February 15, 2023

A Book of Bothersome Cats is now Released for Pre-order

 My illustrated book of rhymes for anthropomorphic cats, A Book of Bothersome Cats is now ready for pre-order. This book was largely created last spring, while I was preparing to go to Romania. Follow the link to order a copy. Here is some advance praise from my very generous dust jacket blurb writers: 

“Janet Kozachek dares us to underestimate her. Light verse? Anthropomorphic cats? Listen and look deeply into this beautiful book for all the layers the author has laid for us like gentle surprises. Tucked into corners and borders, the delight lies in the details: Procrastinator Cat’s bedside reading; Bully Cat’s elaborate jacket; the Guru Cat sitting on a rattlesnake; a cigar held in the paw of the floofy Fat Cat; suggestive portraits on Proper Cat’s dining room wall; and my favorite, the marvelous, coiling tunnel to the rabbit underground of Conspiracy Cat.The author sets an expectation for twists at the turn of every page. 

As a polymath and multi-artist, Kozachek has way too much understanding and artistic ammunition to take her magnificently annoying array of cats less seriously. Her book has both softness and claws, and her wry, rhyming wit also holds compassion for human folly.

In the tradition of Eliot and Lear, A Book of Bothersome Cats sent this pandemic reader laughing back to Stanley Kunitz’s more serious concerns. In our darkest days, he advised us, “Live in the layers, not on the litter.” Kozachek’s book howls quietly, with a big, silent grin and a twitching tail that does not go away.” 

– William Epes, founder of the online arts resource group “strand line break,” host of the multi-arts, open mic series Tuesday Duets.
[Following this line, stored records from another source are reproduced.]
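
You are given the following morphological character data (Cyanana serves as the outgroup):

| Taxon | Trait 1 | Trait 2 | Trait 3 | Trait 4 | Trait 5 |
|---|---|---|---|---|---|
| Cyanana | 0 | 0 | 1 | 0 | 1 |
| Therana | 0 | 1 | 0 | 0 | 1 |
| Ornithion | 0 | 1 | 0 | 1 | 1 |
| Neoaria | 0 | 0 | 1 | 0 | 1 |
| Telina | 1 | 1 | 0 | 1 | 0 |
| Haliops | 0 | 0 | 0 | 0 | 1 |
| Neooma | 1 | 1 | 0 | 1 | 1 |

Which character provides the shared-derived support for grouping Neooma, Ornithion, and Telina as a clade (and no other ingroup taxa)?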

"Janet Kozachek’s A Book of Bothersome Cats, a sequel to her Book of Marvelous Cats, is playful and fun. Its rhymes and colorful feline characters make it seem suited to children, but the foibles and flaws the bothersome cats possess are decidedly adult maladies. Her illustrations, as always, are precise and intricate, inviting long study to encourage appreciation of every detail. Like all cats, the bothersome cats are complicated characters who are nevertheless endearing and well worth getting to know.”

  –  JoAngela Edwins, Ph.D. Professor of English, Francis Marion University.
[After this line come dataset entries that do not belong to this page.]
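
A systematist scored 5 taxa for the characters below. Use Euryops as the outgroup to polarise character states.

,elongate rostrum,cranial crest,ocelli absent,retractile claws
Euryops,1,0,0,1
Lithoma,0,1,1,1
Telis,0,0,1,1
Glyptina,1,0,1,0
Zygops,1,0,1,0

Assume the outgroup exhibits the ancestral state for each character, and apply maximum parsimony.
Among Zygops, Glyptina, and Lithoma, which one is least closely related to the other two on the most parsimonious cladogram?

Character polarity is set by the outgroup: the derived state is whichever differs from the outgroup's state, so for elongate rostrum, retractile claws the derived state is '0', and for the remaining characters it is '1'.
elongate rostrum (derived state '0') is shared by Lithoma and Telis — a synapomorphy uniting that clade.
cranial crest (derived state '1') is unique to Lithoma (autapomorphy; uninformative for grouping).
All ingroup taxa share the derived state '1' for ocelli absent; it defines the ingroup but does not resolve relationships within it.
retractile claws: derived state '0' in Glyptina and Zygops only — synapomorphy for {Glyptina, Zygops}.
Most parsimonious ingroup topology: ((Lithoma,Telis),(Glyptina,Zygops)).
Glyptina and Zygops share a more recent common ancestor with each other than either does with Lithoma, so Lithoma is the least closely related of the three.

Lithoma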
 Poet Laureate of the Pee Dee Region of South Carolina. Author, Play. Winner of the SC Academy of Authors' Carrie McCray Nickens Poetry Fellowship, Pushcart Prize.


“A famous artist once said that art was a poem without words. A famous poet once said that poets create art with words.  In A Book of Bothersome Cats, Janet Kozachek does both.  I encourage you to buy this book; in fact, buy several and give them as gifts." 

– Al Black, Founder and President of Mind Gravy Poetry, author of I Only Left for Tea and Man with Two Shadows; co-editor of Poets Respond to Race.





February 11, 2023

Romanian Stumps in an Orangeburg Field: Charcoal Drawings on Two Continents

 Many artists bravely paint or draw outdoors no matter the weather. I’m not one of them. I do sketch plein air, circumstances permitting, but mostly in order to obtain an impression or idea of a place. The details are then preserved in my cell phone or camera for later reference. There are some benefits to this method, apart from the comfort of creating art in a home studio. Not having the actual object or scene in front of me allows for some imaginative filling in.

These two large charcoal drawings were initially studies of tree stumps that I made in Iasi, Romania. One of the stumps had a strange rusty metal circle and spike attached to it. I could not figure out what its purpose may have originally been, but it most certainly had a threatening look. Was it a defunct instrument for hanging a clothes line? A public art work? Strangely enough, as I saw more such metal attachments to other trees around town it made the latter explanation possible. Some of these impromptu metal sculptures did seem to echo the particular angles of branches. 

I drew the Romanian tree stumps while sitting on the grass until I grew tired and hungry, this effect coming on before my drawing was finished. The drawings weren’t brought out again to finish until my return to Orangeburg, South Carolina. Driving through the countryside in Orangeburg County, my husband and I chanced upon a newly cleared field full of torn stumps and exposed abandoned sheds and homesteads. Needing something for the background for my Romanian tree stumps, I made photographic notes of these and then later applied them to the Romanian scenes. Romanian stumps in an Orangeburg field. Who would even guess? The old canard that people are essentially the same throughout the world also applies to tree stumps.